A credit report is the key factor that any lender, including credit card companies, mortgage brokers, car dealers and banks, will examine to determine whether to extend credit to a potential borrower. Credit reports are also used by landlords, insurance companies and potential employers.
Essential to the credit report are the five key elements that make up one’s credit score. Lenders analyze all factors and then look at the credit score to gauge the risk involved with lending money. These factors are the borrower’s payment history, amounts the borrower owes currently, length of credit history, new credit and the types of credit the borrower is using at the time.
The largest of the five factors, the borrower’s payment history accounts for 35 percent of the credit score. This is a look at all debt a borrower has ever held and how well they managed that debt. Crucial to this history is whether bills were paid on time. Paying bills late negatively affects credit score. The next question is how late the bill was paid. The longer the bill went unpaid, the more severe the credit score penalty. The creditor will also check if any accounts have been referred to collections, or if there have been any settlements or bankruptcies. All these factors will lower the credit score.

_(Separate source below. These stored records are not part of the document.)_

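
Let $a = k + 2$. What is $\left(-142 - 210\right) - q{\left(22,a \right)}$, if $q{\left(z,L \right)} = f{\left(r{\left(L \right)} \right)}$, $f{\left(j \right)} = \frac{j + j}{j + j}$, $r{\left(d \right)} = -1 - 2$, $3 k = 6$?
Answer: $-353$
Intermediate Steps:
$k = 2$ ($k = \frac{1}{3} \cdot 6 = 2$)
$r{\left(d \right)} = -3$ ($r{\left(d \right)} = -1 - 2 = -3$)
$f{\left(j \right)} = 1$ ($f{\left(j \right)} = \frac{2 j}{2 j} = 2 j \frac{1}{2 j} = 1$)
$a = 4$ ($a = 2 + 2 = 4$)
$q{\left(z,L \right)} = 1$
$\left(-142 - 210\right) - q{\left(22,a \right)} = \left(-142 - 210\right) - 1 = -352 - 1 = -353$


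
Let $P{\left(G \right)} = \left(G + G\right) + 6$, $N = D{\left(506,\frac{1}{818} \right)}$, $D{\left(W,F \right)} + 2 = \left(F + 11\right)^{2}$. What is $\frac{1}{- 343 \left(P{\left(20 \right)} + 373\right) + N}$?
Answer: $- \frac{669124}{96084850155} \approx -6.9639 \cdot 10^{-6}$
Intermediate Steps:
$D{\left(W,F \right)} = -2 + \left(11 + F\right)^{2}$ ($D{\left(W,F \right)} = -2 + \left(F + 11\right)^{2} = -2 + \left(11 + F\right)^{2}$)
$N = \frac{79643753}{669124}$ ($N = -2 + \left(11 + \frac{1}{818}\right)^{2} = -2 + \left(\frac{8999}{818}\right)^{2} = -2 + \frac{80982001}{669124} = \frac{79643753}{669124} \approx 119.03$)
$P{\left(G \right)} = 6 + 2 G$ ($P{\left(G \right)} = 2 G + 6 = 6 + 2 G$)
$\frac{1}{- 343 \left(P{\left(20 \right)} + 373\right) + N} = \frac{1}{- 343 \left(\left(6 + 2 \cdot 20\right) + 373\right) + \frac{79643753}{669124}} = \frac{1}{- 343 \left(\left(6 + 40\right) + 373\right) + \frac{79643753}{669124}} = \frac{1}{- 343 \left(46 + 373\right) + \frac{79643753}{669124}} = \frac{1}{\left(-343\right) 419 + \frac{79643753}{669124}} = \frac{1}{-143717 + \frac{79643753}{669124}} = \frac{1}{- \frac{96084850155}{669124}} = - \frac{669124}{96084850155}$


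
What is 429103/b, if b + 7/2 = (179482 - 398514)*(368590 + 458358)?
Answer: -858206/362256148679 ≈ -2.3691e-6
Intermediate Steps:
b = -362256148679/2 (b = -7/2 + (179482 - 398514)*(368590 + 458358) = -7/2 - 219032*826948 = -7/2 - 181128074336 = -362256148679/2 ≈ -1.8113e+11)
429103/b = 429103/(-362256148679/2) = 429103*(-2/362256148679) = -858206/362256148679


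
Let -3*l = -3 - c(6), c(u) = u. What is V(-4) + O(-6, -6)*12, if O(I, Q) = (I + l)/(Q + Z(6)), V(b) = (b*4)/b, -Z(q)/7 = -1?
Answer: -32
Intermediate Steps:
Z(q) = 7 (Z(q) = -7*(-1) = 7)
l = 3 (l = -(-3 - 1*6)/3 = -(-3 - 6)/3 = -1/3*(-9) = 3)
V(b) = 4 (V(b) = (4*b)/b = 4)
O(I, Q) = (3 + I)/(7 + Q) (O(I, Q) = (I + 3)/(Q + 7) = (3 + I)/(7 + Q))
V(-4) + O(-6, -6)*12 = 4 + ((3 - 6)/(7 - 6))*12 = 4 + (-3/1)*12 = 4 + (1*(-3))*12 = 4 - 3*12 = 4 - 36 = -32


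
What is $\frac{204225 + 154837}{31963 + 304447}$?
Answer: $\frac{179531}{168205} \approx 1.0673$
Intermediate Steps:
$\frac{204225 + 154837}{31963 + 304447} = \frac{359062}{336410} = 359062 \cdot \frac{1}{336410} = \frac{179531}{168205}$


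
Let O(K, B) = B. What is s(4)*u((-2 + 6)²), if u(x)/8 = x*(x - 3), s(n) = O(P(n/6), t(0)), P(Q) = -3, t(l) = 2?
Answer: 3328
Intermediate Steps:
s(n) = 2
u(x) = 8*x*(-3 + x) (u(x) = 8*(x*(x - 3)) = 8*(x*(-3 + x)) = 8*x*(-3 + x))
s(4)*u((-2 + 6)²) = 2*(8*(-2 + 6)²*(-3 + (-2 + 6)²)) = 2*(8*4²*(-3 + 4²)) = 2*(8*16*(-3 + 16)) = 2*(8*16*13) = 2*1664 = 3328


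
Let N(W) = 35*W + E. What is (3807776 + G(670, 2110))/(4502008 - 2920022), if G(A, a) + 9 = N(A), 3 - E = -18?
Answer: 1915619/790993 ≈ 2.4218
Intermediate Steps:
E = 21 (E = 3 - 1*(-18) = 3 + 18 = 21)
N(W) = 21 + 35*W (N(W) = 35*W + 21 = 21 + 35*W)
G(A, a) = 12 + 35*A (G(A, a) = -9 + (21 + 35*A) = 12 + 35*A)
(3807776 + G(670, 2110))/(4502008 - 2920022) = (3807776 + (12 + 35*670))/(4502008 - 2920022) = (3807776 + (12 + 23450))/1581986 = (3807776 + 23462)*(1/1581986) = 3831238*(1/1581986) = 1915619/790993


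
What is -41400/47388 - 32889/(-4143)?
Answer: 38528437/5453569 ≈ 7.0648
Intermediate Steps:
-41400/47388 - 32889/(-4143) = -41400*1/47388 - 32889*(-1/4143) = -3450/3949 + 10963/1381 = 38528437/5453569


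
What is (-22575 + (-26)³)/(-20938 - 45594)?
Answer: 40151/66532 ≈ 0.60348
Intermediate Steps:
(-22575 + (-26)³)/(-20938 - 45594) = (-22575 - 17576)/(-66532) = -40151*(-1/66532) = 40151/66532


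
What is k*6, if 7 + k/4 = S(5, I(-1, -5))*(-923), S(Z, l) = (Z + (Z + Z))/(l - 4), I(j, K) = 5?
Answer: -332448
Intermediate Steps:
S(Z, l) = 3*Z/(-4 + l) (S(Z, l) = (Z + 2*Z)/(-4 + l) = (3*Z)/(-4 + l) = 3*Z/(-4 + l))
k = -55408 (k = -28 + 4*((3*5/(-4 + 5))*(-923)) = -28 + 4*((3*5/1)*(-923)) = -28 + 4*((3*5*1)*(-923)) = -28 + 4*(15*(-923)) = -28 + 4*(-13845) = -28 - 55380 = -55408)
k*6 = -55408*6 = -332448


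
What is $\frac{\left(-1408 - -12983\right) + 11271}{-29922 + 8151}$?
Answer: $- \frac{22846}{21771} \approx -1.0494$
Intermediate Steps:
$\frac{\left(-1408 - -12983\right) + 11271}{-29922 + 8151} = \frac{\left(-1408 + 12983\right) + 11271}{-21771} = \left(11575 + 11271\right) \left(- \frac{1}{21771}\right) = 22846 \left(- \frac{1}{21771}\right) = - \frac{22846}{21771}$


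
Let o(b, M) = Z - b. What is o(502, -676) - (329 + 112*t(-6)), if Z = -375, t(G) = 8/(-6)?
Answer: -3170/3 ≈ -1056.7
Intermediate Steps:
t(G) = -4/3 (t(G) = 8*(-1/6) = -4/3)
o(b, M) = -375 - b
o(502, -676) - (329 + 112*t(-6)) = (-375 - 1*502) - (329 + 112*(-4/3)) = (-375 - 502) - (329 - 448/3) = -877 - 1*539/3 = -877 - 539/3 = -3170/3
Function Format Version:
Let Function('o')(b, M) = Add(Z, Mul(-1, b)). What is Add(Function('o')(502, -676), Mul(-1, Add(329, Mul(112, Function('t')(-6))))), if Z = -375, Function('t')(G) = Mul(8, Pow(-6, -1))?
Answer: Rational(-3170, 3) ≈ -1056.7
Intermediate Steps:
Function('t')(G) = Rational(-4, 3) (Function('t')(G) = Mul(8, Rational(-1, 6)) = Rational(-4, 3))
Function('o')(b, M) = Add(-375, Mul(-1, b))
Add(Function('o')(502, -676), Mul(-1, Add(329, Mul(112, Function('t')(-6))))) = Add(Add(-375, Mul(-1, 502)), Mul(-1, Add(329, Mul(112, Rational(-4, 3))))) = Add(Add(-375, -502), Mul(-1, Add(329, Rational(-448, 3)))) = Add(-877, Mul(-1, Rational(539, 3))) = Add(-877, Rational(-539, 3)) = Rational(-3170, 3)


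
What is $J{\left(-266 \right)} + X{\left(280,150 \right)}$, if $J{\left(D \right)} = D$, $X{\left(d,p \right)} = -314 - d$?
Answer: $-860$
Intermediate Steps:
$J{\left(-266 \right)} + X{\left(280,150 \right)} = -266 - 594 = -860$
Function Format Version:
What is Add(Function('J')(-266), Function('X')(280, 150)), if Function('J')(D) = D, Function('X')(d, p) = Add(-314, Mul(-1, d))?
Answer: -860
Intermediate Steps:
Add(Function('J')(-266), Function('X')(280, 150)) = Add(-266, Add(-314, Mul(-1, 280))) = Add(-266, Add(-314, -280)) = Add(-266, -594) = -860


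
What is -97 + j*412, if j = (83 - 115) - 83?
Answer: -47477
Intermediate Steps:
j = -115 (j = -32 - 83 = -115)
-97 + j*412 = -97 - 115*412 = -97 - 47380 = -47477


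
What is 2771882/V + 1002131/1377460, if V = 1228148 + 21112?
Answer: 253503937639/86040283980 ≈ 2.9463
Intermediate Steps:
V = 1249260
2771882/V + 1002131/1377460 = 2771882/1249260 + 1002131/1377460 = 2771882*(1/1249260) + 1002131*(1/1377460) = 1385941/624630 + 1002131/1377460 = 253503937639/86040283980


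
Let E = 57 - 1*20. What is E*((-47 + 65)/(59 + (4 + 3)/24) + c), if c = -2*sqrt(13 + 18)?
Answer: 15984/1423 - 74*sqrt(31) ≈ -400.78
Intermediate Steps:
c = -2*sqrt(31) ≈ -11.136
E = 37 (E = 57 - 20 = 37)
E*((-47 + 65)/(59 + (4 + 3)/24) + c) = 37*((-47 + 65)/(59 + (4 + 3)/24) - 2*sqrt(31)) = 37*(18/(59 + 7*(1/24)) - 2*sqrt(31)) = 37*(18/(59 + 7/24) - 2*sqrt(31)) = 37*(18/(1423/24) - 2*sqrt(31)) = 37*(18*(24/1423) - 2*sqrt(31)) = 37*(432/1423 - 2*sqrt(31)) = 15984/1423 - 74*sqrt(31)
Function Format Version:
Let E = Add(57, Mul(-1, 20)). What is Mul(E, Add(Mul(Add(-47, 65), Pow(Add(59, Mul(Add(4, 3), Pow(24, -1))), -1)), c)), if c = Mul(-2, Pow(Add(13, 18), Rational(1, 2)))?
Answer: Add(Rational(15984, 1423), Mul(-74, Pow(31, Rational(1, 2)))) ≈ -400.78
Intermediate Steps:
c = Mul(-2, Pow(31, Rational(1, 2))) ≈ -11.136
E = 37 (E = Add(57, -20) = 37)
Mul(E, Add(Mul(Add(-47, 65), Pow(Add(59, Mul(Add(4, 3), Pow(24, -1))), -1)), c)) = Mul(37, Add(Mul(Add(-47, 65), Pow(Add(59, Mul(Add(4, 3), Pow(24, -1))), -1)), Mul(-2, Pow(31, Rational(1, 2))))) = Mul(37, Add(Mul(18, Pow(Add(59, Mul(7, Rational(1, 24))), -1)), Mul(-2, Pow(31, Rational(1, 2))))) = Mul(37, Add(Mul(18, Pow(Add(59, Rational(7, 24)), -1)), Mul(-2, Pow(31, Rational(1, 2))))) = Mul(37, Add(Mul(18, Pow(Rational(1423, 24), -1)), Mul(-2, Pow(31, Rational(1, 2))))) = Mul(37, Add(Mul(18, Rational(24, 1423)), Mul(-2, Pow(31, Rational(1, 2))))) = Mul(37, Add(Rational(432, 1423), Mul(-2, Pow(31, Rational(1, 2))))) = Add(Rational(15984, 1423), Mul(-74, Pow(31, Rational(1, 2))))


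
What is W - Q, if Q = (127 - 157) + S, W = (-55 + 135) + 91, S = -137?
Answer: 338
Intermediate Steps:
W = 171 (W = 80 + 91 = 171)
Q = -167 (Q = (127 - 157) - 137 = -30 - 137 = -167)
W - Q = 171 - 1*(-167) = 171 + 167 = 338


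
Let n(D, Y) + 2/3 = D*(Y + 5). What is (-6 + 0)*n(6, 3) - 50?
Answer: -334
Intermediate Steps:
n(D, Y) = -⅔ + D*(5 + Y) (n(D, Y) = -⅔ + D*(Y + 5) = -⅔ + D*(5 + Y))
(-6 + 0)*n(6, 3) - 50 = (-6 + 0)*(-⅔ + 5*6 + 6*3) - 50 = -6*(-⅔ + 30 + 18) - 50 = -6*142/3 - 50 = -284 - 50 = -334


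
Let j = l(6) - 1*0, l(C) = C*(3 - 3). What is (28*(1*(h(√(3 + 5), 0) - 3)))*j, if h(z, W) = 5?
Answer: 0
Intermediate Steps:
l(C) = 0 (l(C) = C*0 = 0)
j = 0 (j = 0 - 1*0 = 0 + 0 = 0)
(28*(1*(h(√(3 + 5), 0) - 3)))*j = (28*(1*(5 - 3)))*0 = (28*(1*2))*0 = (28*2)*0 = 56*0 = 0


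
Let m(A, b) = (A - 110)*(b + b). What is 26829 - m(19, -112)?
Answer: 6445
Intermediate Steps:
m(A, b) = 2*b*(-110 + A) (m(A, b) = (-110 + A)*(2*b) = 2*b*(-110 + A))
26829 - m(19, -112) = 26829 - 2*(-112)*(-110 + 19) = 26829 - 2*(-112)*(-91) = 26829 - 1*20384 = 26829 - 20384 = 6445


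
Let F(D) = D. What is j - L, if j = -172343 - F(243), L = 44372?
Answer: -216958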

The second largest factor, accounting for 30 percent of the credit score, is the total amount currently owed. Of a borrower’s available credit, how much is already being used, both individually per account and in total. Borrowers must strike a balance in this category to achieve a good score. They must have some debt, as it proves they are able to manage their financial obligations, but they shouldn’t have so much debt that extending another line of credit would look like a bad idea.
At third, length of credit history represents 15 percent of a credit score. This doesn’t just mean how long the borrower has been taking out credit. It also factors the ages of individual accounts. While it may seem a long history would be advantageous, borrowers with a short history of on-time payments to accounts that aren’t over-extended will do fine.
Next, at 10 percent, is new credit. Like the name says, this facet of the overall score analyzes how many accounts a borrower has opened recently. Lenders assume that borrowers with many new lines of credit are having issues with cash flow and are using credit to cover their shortfalls. This is obviously the mark of a distressed borrower and banks are wary of anything that points to an inability to pay a prospective loan.
The final 10 percent is represented by the types of credit a borrower has open. Lenders like to see a diverse credit portfolio, including auto loans, credit cards, mortgages and credit cards. Also known as “credit mix,” this factor indicates that a borrower can handle different kinds of credit and, statistically, these types of borrowers are less risky.